Marguerite de St André, standing with the comtesse de Laval at the back of the big, candlelit room, was aware of noise penetrating the thick old walls. Next door was the Church of St Benoît le Bétourné with its twisted High Altar which had once given the whole street its nickname. Opposite was the high, galleried frontage of the double College of Marmoutier and Plessis, and all around, arm in arm with the other tall houses, the rest of the scattered colleges of the University.

One would put down the disturbance perhaps to the students, except that the college streets were mostly barred off at night for this reason. And in any case, the students were allies: they were aware, as no one else, of the abuses of the old order.
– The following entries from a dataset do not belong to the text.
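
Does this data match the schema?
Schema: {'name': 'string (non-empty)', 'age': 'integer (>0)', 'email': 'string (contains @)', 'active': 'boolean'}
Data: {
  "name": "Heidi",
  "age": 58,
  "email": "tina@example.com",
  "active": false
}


Validating each field against schema:
  name: OK (non-empty string)
  age: OK (positive integer)
  email: OK (string with @)
  active: OK (boolean)

Result: VALID

VALID


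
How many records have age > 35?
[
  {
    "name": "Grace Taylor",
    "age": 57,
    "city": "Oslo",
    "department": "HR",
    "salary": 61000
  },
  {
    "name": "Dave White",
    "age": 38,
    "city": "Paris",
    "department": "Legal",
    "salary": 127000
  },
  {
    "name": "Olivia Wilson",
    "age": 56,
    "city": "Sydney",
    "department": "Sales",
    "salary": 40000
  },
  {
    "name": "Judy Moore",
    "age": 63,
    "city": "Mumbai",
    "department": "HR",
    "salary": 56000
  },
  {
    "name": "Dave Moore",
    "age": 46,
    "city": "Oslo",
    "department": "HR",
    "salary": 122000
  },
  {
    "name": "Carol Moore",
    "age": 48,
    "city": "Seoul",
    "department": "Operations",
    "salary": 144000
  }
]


Data: 6 records
Condition: age > 35

Checking each record:
  Grace Taylor: 57 MATCH
  Dave White: 38 MATCH
  Olivia Wilson: 56 MATCH
  Judy Moore: 63 MATCH
  Dave Moore: 46 MATCH
  Carol Moore: 48 MATCH

Count: 6

6


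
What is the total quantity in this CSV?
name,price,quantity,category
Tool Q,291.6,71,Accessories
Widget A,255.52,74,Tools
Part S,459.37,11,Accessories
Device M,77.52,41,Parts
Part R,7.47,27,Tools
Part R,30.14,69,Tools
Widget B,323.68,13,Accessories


Computing total quantity:
Values: [71, 74, 11, 41, 27, 69, 13]
Sum = 306

306


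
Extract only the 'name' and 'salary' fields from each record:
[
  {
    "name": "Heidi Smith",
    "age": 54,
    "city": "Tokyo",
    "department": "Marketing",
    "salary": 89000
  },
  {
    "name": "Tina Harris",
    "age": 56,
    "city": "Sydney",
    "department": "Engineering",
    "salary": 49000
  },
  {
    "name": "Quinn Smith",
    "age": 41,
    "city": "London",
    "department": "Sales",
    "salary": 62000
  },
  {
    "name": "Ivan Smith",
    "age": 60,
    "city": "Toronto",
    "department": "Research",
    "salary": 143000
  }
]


Original: 4 records with fields: name, age, city, department, salary
Keep: ['name', 'salary']
Drop: ['age', 'city', 'department']
Result: 4 records, 2 fields each

[
  {
    "name": "Heidi Smith",
    "salary": 89000
  },
  {
    "name": "Tina Harris",
    "salary": 49000
  },
  {
    "name": "Quinn Smith",
    "salary": 62000
  },
  {
    "name": "Ivan Smith",
    "salary": 143000
  }
]


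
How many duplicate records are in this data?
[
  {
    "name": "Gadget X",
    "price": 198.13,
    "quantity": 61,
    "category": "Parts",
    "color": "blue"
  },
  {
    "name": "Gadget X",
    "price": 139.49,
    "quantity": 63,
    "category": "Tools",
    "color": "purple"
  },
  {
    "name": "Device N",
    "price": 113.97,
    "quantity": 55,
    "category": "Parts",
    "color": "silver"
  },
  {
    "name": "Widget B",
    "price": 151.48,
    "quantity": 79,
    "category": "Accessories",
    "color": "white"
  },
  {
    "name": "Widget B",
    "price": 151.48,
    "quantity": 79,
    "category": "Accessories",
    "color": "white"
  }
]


Checking 5 records for duplicates:

  Row 1: Gadget X ($198.13, qty 61)
  Row 2: Gadget X ($139.49, qty 63)
  Row 3: Device N ($113.97, qty 55)
  Row 4: Widget B ($151.48, qty 79)
  Row 5: Widget B ($151.48, qty 79) <-- DUPLICATE

Duplicates found: 1
Unique records: 4

1 duplicates, 4 unique


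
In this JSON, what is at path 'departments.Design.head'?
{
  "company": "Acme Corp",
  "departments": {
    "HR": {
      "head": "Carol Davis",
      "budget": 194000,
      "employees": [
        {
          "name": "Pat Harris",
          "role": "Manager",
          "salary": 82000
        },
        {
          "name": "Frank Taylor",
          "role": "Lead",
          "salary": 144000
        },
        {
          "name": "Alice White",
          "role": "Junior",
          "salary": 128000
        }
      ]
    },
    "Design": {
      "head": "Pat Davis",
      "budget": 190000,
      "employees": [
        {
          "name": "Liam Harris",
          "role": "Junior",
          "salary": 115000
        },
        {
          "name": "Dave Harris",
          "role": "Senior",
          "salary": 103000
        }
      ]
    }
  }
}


Path: departments.Design.head

Navigate:
  -> departments
  -> Design
  -> head = 'Pat Davis'

Pat Davis


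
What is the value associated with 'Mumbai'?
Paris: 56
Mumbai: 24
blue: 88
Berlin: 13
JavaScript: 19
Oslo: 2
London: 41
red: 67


Looking up key 'Mumbai'
Value: 24

24


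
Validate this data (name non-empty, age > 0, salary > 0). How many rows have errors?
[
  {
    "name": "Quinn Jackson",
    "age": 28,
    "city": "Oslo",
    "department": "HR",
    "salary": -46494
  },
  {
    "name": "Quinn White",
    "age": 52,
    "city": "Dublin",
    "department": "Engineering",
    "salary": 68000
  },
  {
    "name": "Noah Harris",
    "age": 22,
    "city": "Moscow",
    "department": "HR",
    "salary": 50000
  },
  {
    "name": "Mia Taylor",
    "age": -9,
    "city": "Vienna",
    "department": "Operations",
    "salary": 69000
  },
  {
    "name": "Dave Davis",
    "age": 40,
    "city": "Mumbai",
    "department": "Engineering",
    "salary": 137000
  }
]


Validating 5 records:
Rules: name non-empty, age > 0, salary > 0

  Row 1 (Quinn Jackson): negative salary: -46494
  Row 2 (Quinn White): OK
  Row 3 (Noah Harris): OK
  Row 4 (Mia Taylor): negative age: -9
  Row 5 (Dave Davis): OK

Total errors: 2

2 errors


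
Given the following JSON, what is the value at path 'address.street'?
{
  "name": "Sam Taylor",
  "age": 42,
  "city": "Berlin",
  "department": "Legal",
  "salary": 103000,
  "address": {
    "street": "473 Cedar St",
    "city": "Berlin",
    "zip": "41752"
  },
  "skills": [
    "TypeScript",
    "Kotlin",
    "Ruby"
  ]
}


Query: address.street
Path: address -> street
Value: 473 Cedar St

473 Cedar St


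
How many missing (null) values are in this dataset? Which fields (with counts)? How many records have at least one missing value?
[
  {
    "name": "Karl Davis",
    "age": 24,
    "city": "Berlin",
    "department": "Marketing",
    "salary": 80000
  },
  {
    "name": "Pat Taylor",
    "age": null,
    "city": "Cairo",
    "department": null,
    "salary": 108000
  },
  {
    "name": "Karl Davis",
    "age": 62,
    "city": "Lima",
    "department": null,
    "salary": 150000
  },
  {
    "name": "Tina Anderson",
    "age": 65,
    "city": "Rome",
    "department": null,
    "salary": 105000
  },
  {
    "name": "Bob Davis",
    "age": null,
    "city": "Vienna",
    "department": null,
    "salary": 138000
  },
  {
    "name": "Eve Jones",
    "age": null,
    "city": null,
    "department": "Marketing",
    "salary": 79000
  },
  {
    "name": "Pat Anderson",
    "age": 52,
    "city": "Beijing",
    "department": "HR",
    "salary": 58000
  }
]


Checking for missing (null) values in 7 records:

  Karl Davis: complete
  Pat Taylor: age, department
  Karl Davis: department
  Tina Anderson: department
  Bob Davis: age, department
  Eve Jones: age, city
  Pat Anderson: complete

Per field:
  name: 0 missing
  age: 3 missing
  city: 1 missing
  department: 4 missing
  salary: 0 missing

Total missing values: 8
Records with any missing: 5

8 missing values (age: 3, city: 1, department: 4); 5 incomplete records


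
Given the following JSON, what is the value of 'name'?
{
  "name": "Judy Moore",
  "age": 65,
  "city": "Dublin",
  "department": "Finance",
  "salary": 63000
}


Looking up field 'name'
Value: Judy Moore

Judy Moore


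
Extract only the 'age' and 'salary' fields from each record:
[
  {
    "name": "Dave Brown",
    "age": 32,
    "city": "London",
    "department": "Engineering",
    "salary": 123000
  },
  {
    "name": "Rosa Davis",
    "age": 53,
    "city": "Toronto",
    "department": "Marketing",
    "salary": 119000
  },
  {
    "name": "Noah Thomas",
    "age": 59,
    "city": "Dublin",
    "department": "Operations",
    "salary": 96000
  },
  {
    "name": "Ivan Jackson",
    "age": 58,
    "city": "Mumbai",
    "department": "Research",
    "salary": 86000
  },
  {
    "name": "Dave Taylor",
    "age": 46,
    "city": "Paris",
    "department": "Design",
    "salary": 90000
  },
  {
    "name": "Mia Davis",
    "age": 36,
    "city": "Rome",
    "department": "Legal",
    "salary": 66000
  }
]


Original: 6 records with fields: name, age, city, department, salary
Keep: ['age', 'salary']
Drop: ['name', 'city', 'department']
Result: 6 records, 2 fields each

[
  {
    "age": 32,
    "salary": 123000
  },
  {
    "age": 53,
    "salary": 119000
  },
  {
    "age": 59,
    "salary": 96000
  },
  {
    "age": 58,
    "salary": 86000
  },
  {
    "age": 46,
    "salary": 90000
  },
  {
    "age": 36,
    "salary": 66000
  }
]


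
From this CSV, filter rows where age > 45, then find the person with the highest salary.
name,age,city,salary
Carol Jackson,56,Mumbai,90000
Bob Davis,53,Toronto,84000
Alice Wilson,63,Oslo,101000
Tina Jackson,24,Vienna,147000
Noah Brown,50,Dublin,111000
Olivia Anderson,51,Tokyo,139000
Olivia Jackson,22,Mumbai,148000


Filter: age > 45
Sort by: salary (descending)

Filtered records (5):
  Olivia Anderson, age 51, salary $139000
  Noah Brown, age 50, salary $111000
  Alice Wilson, age 63, salary $101000
  Carol Jackson, age 56, salary $90000
  Bob Davis, age 53, salary $84000

Highest salary: Olivia Anderson ($139000)

Olivia Anderson


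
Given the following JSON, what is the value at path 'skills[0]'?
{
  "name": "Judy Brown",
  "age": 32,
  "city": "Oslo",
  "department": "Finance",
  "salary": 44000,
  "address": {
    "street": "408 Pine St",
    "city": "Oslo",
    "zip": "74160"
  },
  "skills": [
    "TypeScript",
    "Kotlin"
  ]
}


Query: skills[0]
Path: skills -> first element
Value: TypeScript

TypeScript


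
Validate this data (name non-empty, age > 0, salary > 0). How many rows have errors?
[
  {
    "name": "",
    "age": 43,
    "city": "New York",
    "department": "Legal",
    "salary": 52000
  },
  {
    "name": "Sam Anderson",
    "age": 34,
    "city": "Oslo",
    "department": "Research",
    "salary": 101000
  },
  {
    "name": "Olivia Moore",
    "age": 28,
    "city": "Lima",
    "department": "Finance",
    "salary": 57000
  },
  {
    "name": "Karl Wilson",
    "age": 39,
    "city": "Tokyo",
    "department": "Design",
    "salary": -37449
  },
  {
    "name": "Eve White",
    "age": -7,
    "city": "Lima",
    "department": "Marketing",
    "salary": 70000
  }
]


Validating 5 records:
Rules: name non-empty, age > 0, salary > 0

  Row 1 (???): empty name
  Row 2 (Sam Anderson): OK
  Row 3 (Olivia Moore): OK
  Row 4 (Karl Wilson): negative salary: -37449
  Row 5 (Eve White): negative age: -7

Total errors: 3

3 errors


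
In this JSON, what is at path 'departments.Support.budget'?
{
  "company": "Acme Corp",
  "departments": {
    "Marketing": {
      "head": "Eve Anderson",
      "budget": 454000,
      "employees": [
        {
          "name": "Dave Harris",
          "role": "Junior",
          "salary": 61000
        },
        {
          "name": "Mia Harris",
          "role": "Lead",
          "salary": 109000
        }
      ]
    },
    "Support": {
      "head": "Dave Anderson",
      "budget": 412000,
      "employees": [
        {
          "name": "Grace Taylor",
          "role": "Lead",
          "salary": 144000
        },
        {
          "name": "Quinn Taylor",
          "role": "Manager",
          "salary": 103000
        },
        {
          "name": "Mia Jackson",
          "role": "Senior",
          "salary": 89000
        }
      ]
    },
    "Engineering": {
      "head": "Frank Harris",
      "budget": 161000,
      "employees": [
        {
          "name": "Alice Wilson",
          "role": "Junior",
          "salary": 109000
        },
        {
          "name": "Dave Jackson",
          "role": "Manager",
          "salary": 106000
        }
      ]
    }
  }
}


Path: departments.Support.budget

Navigate:
  -> departments
  -> Support
  -> budget = 412000

412000


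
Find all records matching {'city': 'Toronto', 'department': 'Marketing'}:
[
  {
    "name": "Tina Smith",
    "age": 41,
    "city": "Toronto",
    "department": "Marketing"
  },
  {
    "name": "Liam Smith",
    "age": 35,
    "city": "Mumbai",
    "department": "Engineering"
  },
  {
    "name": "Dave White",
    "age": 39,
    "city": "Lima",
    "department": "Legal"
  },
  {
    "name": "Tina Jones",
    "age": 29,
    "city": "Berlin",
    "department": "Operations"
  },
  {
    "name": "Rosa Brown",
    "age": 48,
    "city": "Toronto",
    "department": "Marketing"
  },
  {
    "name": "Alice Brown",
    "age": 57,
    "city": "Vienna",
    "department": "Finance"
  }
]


Search criteria: {'city': 'Toronto', 'department': 'Marketing'}

Checking 6 records:
  Tina Smith: {city: Toronto, department: Marketing} <-- MATCH
  Liam Smith: {city: Mumbai, department: Engineering}
  Dave White: {city: Lima, department: Legal}
  Tina Jones: {city: Berlin, department: Operations}
  Rosa Brown: {city: Toronto, department: Marketing} <-- MATCH
  Alice Brown: {city: Vienna, department: Finance}

Matches: ["Tina Smith", "Rosa Brown"]

["Tina Smith", "Rosa Brown"]


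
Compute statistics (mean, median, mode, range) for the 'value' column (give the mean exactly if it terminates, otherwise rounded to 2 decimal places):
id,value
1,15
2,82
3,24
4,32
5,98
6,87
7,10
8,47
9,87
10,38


Data: [15, 82, 24, 32, 98, 87, 10, 47, 87, 38]
Count: 10
Sum: 520
Mean: 520/10 = 52
Sorted: [10, 15, 24, 32, 38, 47, 82, 87, 87, 98]
Median: 42.5
Mode: 87 (2 times)
Range: 98 - 10 = 88
Min: 10, Max: 98

mean=52, median=42.5, mode=87, range=88


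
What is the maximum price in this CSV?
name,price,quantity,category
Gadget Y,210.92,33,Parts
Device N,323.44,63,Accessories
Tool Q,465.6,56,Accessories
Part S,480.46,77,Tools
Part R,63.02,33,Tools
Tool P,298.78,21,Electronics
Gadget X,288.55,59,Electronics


Computing maximum price:
Values: [210.92, 323.44, 465.6, 480.46, 63.02, 298.78, 288.55]
Max = 480.46

480.46


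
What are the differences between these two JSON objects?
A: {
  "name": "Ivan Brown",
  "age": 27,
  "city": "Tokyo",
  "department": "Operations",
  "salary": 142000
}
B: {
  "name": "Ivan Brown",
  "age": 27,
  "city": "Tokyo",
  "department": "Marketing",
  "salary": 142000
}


Comparing each field (in key order):
  name: same
  age: same
  city: same
  department: DIFFERENT
  salary: same
Differences:
  department: Operations -> Marketing

1 field(s) changed

1 change: department


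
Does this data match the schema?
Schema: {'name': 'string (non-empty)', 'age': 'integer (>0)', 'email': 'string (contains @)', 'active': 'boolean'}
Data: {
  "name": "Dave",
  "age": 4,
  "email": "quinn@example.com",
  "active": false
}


Validating each field against schema:
  name: OK (non-empty string)
  age: OK (positive integer)
  email: OK (string with @)
  active: OK (boolean)

Result: VALID

VALID


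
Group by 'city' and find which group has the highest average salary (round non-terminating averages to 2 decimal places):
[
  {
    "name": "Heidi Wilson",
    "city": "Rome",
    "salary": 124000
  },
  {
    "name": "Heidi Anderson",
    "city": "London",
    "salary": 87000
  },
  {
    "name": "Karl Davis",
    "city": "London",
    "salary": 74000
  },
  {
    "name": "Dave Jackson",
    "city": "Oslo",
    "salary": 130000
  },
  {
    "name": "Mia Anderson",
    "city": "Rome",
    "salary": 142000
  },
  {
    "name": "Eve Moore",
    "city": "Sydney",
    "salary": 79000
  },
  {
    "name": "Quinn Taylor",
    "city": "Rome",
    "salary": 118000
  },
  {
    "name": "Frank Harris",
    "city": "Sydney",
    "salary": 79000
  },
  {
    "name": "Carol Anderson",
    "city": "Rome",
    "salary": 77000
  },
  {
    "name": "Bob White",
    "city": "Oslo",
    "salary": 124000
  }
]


Group by: city

Groups:
  London: 2 people, avg salary = 161000/2 = $80500
  Oslo: 2 people, avg salary = 254000/2 = $127000
  Rome: 4 people, avg salary = 461000/4 = $115250
  Sydney: 2 people, avg salary = 158000/2 = $79000

Highest average salary: Oslo ($127000)

Oslo ($127000)


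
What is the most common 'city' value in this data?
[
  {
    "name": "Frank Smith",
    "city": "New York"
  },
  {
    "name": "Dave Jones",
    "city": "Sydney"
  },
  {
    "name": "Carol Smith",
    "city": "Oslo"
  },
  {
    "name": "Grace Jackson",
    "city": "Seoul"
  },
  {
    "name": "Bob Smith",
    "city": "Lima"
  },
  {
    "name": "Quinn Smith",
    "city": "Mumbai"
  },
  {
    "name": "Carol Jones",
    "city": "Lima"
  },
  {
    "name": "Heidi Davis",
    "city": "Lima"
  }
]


Counting 'city' values across 8 records:

  Lima: 3 ###
  New York: 1 #
  Sydney: 1 #
  Oslo: 1 #
  Seoul: 1 #
  Mumbai: 1 #

Most common: Lima (3 times)

Lima (3 times)


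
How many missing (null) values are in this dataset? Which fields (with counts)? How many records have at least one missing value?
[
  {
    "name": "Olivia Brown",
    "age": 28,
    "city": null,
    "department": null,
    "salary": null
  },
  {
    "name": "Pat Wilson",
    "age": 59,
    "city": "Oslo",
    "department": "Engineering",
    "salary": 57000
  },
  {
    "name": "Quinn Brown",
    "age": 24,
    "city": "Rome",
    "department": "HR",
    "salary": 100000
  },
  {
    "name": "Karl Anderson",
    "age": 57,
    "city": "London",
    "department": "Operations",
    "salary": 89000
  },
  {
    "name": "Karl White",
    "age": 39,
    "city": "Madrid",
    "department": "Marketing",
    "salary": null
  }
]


Checking for missing (null) values in 5 records:

  Olivia Brown: city, department, salary
  Pat Wilson: complete
  Quinn Brown: complete
  Karl Anderson: complete
  Karl White: salary

Per field:
  name: 0 missing
  age: 0 missing
  city: 1 missing
  department: 1 missing
  salary: 2 missing

Total missing values: 4
Records with any missing: 2

4 missing values (city: 1, department: 1, salary: 2); 2 incomplete records


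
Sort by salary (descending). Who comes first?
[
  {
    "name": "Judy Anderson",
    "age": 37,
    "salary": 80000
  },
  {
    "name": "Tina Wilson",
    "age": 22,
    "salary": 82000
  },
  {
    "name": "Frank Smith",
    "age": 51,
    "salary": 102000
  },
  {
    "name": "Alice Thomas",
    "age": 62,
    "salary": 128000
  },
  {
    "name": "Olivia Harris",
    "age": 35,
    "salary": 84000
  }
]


Sort by: salary (descending)

Sorted order:
  1. Alice Thomas (salary = 128000)
  2. Frank Smith (salary = 102000)
  3. Olivia Harris (salary = 84000)
  4. Tina Wilson (salary = 82000)
  5. Judy Anderson (salary = 80000)

First: Alice Thomas

Alice Thomas


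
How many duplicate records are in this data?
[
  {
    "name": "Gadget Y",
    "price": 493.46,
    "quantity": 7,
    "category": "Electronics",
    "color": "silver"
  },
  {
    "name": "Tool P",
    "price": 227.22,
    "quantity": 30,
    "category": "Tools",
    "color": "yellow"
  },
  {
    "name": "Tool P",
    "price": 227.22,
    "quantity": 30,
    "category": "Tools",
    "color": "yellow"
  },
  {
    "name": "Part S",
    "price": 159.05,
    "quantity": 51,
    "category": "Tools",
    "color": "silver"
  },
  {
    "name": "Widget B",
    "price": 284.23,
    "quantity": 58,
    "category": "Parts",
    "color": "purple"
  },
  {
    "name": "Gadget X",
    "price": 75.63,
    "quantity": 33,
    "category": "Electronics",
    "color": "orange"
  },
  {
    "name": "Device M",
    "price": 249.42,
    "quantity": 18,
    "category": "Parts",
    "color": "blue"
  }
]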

They realized, as she had not until Claude had explained it to her, and her friend the Prince of Condé, and, discreetly, so many of those who held high positions at Court, that she could place no reliance on confession and a Catholic penance to save her. To obtain salvation, she must be one of the Elect. And, stricken with humility, the Maréchale de St André was from time to time much aware of her need for salvation. Worried, she moved forward to receive the bread and the wine with Claude, murmuring the incantation: C’est la communication du corps et du sang du Seigneur; then returned to her place for the psalms, and the prayers for the King and the Church and the prosperity of the kingdom.

The preacher had contrived a few words with his elders. If no help had arrived by the end of the service, he would put a choice to the congregation. Either they could wait for the law and give themselves up to justice; or the more active among them could force a path into the street, and fight their way through the crowd with their weapons.